In the Kuban as well as that of the Terek Cossacks, marriage could be the cause of the captivity or an agreement with her parents (with the payment of a decent dowry). Many researchers say that the main cause of this type of marriage was lack of marriageable women in the Kuban Cossack villages. "... the Circassians and the Black Sea Fleet were not averse to go for the Russians and Cossacks, yet the Cossacks dreamed of getting married on the Circassian princesses.” After leveling the demographic situation (which coincided with the end of hostilities in the North Caucasus) marriages with Caucasian women in the Cossack environment have become a rarity.

According to the facts of the informant from Art-tzu convenient Gamiev Andrew told the following story; 'During the Caucasian War, his great-grandfather (the Cossack Art-tzu convenient Prokopenko by name) married a Circassian who was left alone with her two children after leaving the Highlanders. One child had ,for an unknown reason left the family name behind, and the second, Michael, apparently, continued to Prokopenko name.
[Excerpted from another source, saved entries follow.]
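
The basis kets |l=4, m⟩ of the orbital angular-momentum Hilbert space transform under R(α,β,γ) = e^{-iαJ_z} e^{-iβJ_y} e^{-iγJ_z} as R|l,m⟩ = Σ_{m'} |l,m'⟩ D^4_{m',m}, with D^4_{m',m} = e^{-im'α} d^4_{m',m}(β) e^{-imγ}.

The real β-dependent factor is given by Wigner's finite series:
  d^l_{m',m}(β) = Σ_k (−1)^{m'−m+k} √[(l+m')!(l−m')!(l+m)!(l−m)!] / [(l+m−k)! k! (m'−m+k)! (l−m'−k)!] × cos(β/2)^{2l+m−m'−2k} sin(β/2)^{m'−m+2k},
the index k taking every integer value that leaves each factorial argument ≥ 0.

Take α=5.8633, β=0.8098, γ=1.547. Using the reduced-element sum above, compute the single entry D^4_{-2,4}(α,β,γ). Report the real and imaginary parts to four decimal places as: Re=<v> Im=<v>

Re=0.0123 Im=-0.0113

D^4_{-2,4}(5.8633,0.8098,1.547) = e^{-i·-2·5.8633}·d^4_{-2,4}(0.8098)·e^{-i·4·1.547}. Compute d first:
Half-angle: c=0.919142, s=0.393927. N=√(2·720·40320·1)=7619.763776
k∈{6} keeps every argument non-negative
  k=6: (−1)^0·7619.7638/(1440)·0.9191^2·0.3939^6 = +0.016705
d^4_{-2,4}(0.8098) = +0.016705
D = (+0.667634-0.744490i)·(+0.016705)·(+0.995473+0.095042i) = +0.012284-0.011320i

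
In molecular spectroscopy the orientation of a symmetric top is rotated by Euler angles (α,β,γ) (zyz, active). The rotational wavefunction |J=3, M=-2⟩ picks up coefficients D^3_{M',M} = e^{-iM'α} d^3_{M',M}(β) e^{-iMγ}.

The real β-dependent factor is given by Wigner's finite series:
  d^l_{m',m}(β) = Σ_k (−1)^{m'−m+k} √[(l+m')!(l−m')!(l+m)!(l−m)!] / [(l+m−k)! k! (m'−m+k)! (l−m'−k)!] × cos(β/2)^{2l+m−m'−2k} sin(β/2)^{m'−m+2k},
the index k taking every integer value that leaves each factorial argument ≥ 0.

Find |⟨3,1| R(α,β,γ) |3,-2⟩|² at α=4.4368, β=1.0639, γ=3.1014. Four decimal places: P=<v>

Split into d^3_{1,-2}(β=1.0639) × two z-phases.
c=cos(1.0639/2)=0.861820, s=sin(1.0639/2)=0.507215; N=√[24·2·1·120]=75.894664
Admissible k: 0..1 (factorial args all ≥0)
  k=0: (−1)^3·75.8947/(12)·0.8618^3·0.5072^3 = -0.528269
  k=1: (−1)^4·75.8947/(24)·0.8618^1·0.5072^5 = +0.091491
d^3_{1,-2}(1.0639) = -0.528269 +0.091491 = -0.436778
|D^3_{1,-2}|² = |d^3_{1,-2}(β)|² = (-0.436778)² = 0.190775 (the z-rotation phases have unit modulus)

P=0.1908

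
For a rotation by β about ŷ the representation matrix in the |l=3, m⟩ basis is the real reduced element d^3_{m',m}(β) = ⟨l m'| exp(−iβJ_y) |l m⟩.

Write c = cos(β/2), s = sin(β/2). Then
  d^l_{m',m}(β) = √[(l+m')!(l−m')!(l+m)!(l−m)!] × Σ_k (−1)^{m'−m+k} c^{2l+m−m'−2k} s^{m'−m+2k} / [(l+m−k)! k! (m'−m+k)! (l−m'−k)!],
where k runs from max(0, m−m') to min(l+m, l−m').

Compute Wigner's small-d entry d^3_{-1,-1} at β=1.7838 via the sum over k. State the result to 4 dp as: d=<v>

d^3_{-1,-1}(β=1.7838) via Wigner's sum:
c=cos(1.7838/2)=0.627934, s=sin(1.7838/2)=0.778266; N=√[2·24·2·24]=48.000000
Admissible k: 0..2 (factorial args all ≥0)
  k=0: (−1)^0·48.0000/(48)·0.6279^6·0.7783^0 = +0.061304
  k=1: (−1)^1·48.0000/(6)·0.6279^4·0.7783^2 = -0.753362
  k=2: (−1)^2·48.0000/(8)·0.6279^2·0.7783^4 = +0.867946
d^3_{-1,-1}(1.7838) = +0.061304 -0.753362 +0.867946 = +0.175888

d=0.1759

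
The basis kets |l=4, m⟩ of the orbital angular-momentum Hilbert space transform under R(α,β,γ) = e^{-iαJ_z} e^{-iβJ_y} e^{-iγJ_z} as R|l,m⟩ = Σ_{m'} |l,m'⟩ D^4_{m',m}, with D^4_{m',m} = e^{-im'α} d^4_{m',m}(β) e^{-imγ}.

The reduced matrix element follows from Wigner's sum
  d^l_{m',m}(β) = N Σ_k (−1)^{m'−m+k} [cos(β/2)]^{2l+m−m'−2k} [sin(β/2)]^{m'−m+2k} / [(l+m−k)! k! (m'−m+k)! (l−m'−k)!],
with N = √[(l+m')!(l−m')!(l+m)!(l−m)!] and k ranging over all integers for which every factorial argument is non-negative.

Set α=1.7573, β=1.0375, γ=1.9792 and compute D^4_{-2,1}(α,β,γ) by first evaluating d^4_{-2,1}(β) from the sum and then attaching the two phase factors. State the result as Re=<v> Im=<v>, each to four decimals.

First d^4_{-2,1}(β=1.0375), then the phase factors e^{-i(-2)α} and e^{-i(1)γ}:
With c≡cos(β/2)=0.868440 and s≡sin(β/2)=0.495795, N=[2·720·120·6]^{1/2}=1018.233765
k∈{3,4,5} keeps every argument non-negative
  k=3: (−1)^0·1018.2338/(72)·0.8684^5·0.4958^3 = +0.851372
  k=4: (−1)^1·1018.2338/(48)·0.8684^3·0.4958^5 = -0.416232
  k=5: (−1)^2·1018.2338/(240)·0.8684^1·0.4958^7 = +0.027133
d^4_{-2,1}(1.0375) = +0.851372 -0.416232 +0.027133 = +0.462273
Attach z-rotation phases: D = e^{-i(-2)(1.7573)}·(+0.462273)·e^{-i(1)(1.9792)} = +0.016359+0.461983i

Re=0.0164 Im=0.4620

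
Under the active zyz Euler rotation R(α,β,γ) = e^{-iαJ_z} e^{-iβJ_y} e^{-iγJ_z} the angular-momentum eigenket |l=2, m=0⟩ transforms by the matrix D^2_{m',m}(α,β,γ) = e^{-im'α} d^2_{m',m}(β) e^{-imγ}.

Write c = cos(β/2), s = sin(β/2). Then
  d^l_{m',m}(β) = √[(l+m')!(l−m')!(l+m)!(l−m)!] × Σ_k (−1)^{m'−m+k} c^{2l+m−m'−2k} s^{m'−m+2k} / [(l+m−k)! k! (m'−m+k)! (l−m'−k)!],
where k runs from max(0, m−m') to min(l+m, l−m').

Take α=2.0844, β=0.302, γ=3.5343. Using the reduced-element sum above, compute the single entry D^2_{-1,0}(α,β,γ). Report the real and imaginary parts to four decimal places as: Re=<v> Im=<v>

D^2_{-1,0}(2.0844,0.302,3.5343) = e^{-i·-1·2.0844}·d^2_{-1,0}(0.302)·e^{-i·0·3.5343}. Compute d first:
Half-angle: c=0.988621, s=0.150427. N=√(1·6·2·2)=4.898979
Admissible k: 1..2 (factorial args all ≥0)
  k=1: (−1)^0·4.8990/(2)·0.9886^3·0.1504^1 = +0.356033
  k=2: (−1)^1·4.8990/(2)·0.9886^1·0.1504^3 = -0.008243
d^2_{-1,0}(0.302) = +0.356033 -0.008243 = +0.347790
Phases: e^{-i·(-1)·2.0844}=-0.491319+0.870980i, e^{-i·(0)·3.5343}=+1.000000+0.000000i ⇒ D=-0.170876+0.302918i

Re=-0.1709 Im=0.3029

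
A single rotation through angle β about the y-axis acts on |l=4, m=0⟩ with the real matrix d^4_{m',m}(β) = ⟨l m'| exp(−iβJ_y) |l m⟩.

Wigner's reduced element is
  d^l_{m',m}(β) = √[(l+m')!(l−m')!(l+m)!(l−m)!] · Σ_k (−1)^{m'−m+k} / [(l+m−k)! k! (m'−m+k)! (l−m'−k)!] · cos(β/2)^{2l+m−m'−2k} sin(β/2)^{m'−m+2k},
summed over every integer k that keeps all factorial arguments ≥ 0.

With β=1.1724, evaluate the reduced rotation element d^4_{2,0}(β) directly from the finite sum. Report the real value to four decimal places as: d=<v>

d=0.0180

d^4_{2,0}(β=1.1724) via Wigner's sum:
Half-angle: c=0.833049, s=0.553199. N=√(720·2·24·24)=910.735966
k: max(0,(0)−(2))=0 … min(4+(0),4−(2))=2
  k=0: (−1)^2·910.7360/(96)·0.8330^6·0.5532^2 = +0.970303
  k=1: (−1)^3·910.7360/(36)·0.8330^4·0.5532^4 = -1.141035
  k=2: (−1)^4·910.7360/(96)·0.8330^2·0.5532^6 = +0.188692
d^4_{2,0}(1.1724) = +0.970303 -1.141035 +0.188692 = +0.017960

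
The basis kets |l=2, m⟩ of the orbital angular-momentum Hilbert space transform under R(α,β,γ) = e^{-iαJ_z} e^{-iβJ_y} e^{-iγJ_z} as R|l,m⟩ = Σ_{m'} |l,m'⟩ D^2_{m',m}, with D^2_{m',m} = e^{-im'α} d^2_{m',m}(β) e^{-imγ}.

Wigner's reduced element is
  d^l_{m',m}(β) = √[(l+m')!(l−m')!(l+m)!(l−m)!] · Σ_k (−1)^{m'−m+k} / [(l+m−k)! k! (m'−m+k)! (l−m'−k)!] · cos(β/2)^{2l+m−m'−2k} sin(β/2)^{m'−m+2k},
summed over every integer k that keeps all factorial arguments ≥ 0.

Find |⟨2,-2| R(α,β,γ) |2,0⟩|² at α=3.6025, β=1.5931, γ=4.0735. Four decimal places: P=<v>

Split into d^2_{-2,0}(β=1.5931) × two z-phases.
Half-angle: c=0.699177, s=0.714948. N=√(1·24·2·2)=9.797959
k∈{2} keeps every argument non-negative
  k=2: (−1)^0·9.7980/(4)·0.6992^2·0.7149^2 = +0.612068
d^2_{-2,0}(1.5931) = +0.612068
|D^2_{-2,0}|² = |d^2_{-2,0}(β)|² = (+0.612068)² = 0.374627 (the z-rotation phases have unit modulus)

P=0.3746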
In turn, the Cossacks sometimes became wives of Caucasian mountaineers, however, mainly by kidnapping, not the traditional Cossack matchmaking. Over the years, they adapted to the mountain customs and language and gave birth to children. "Cossack Aksinya, emerged from captivity. Apparently, she was kidnapped as a little girl and for 30-35 years lived in highland environment, almost forgotten their native language. Even with the opportunity to return back home after all these years, she choose not to return to her native village.
Thus, the relationship with the Caucasus mountaineers and the Cossacks during the period does not always have to be in the character of a military confrontation - there were many forms of peaceful cooperation, and changing cultures on both sides. In many of these processes women were involved- and Gorjanki and Cossacks. Effects of different ethnic culture intertwined with their economic activities, changing the composition of their families and their ideas about the world, contributed to interethnic understanding.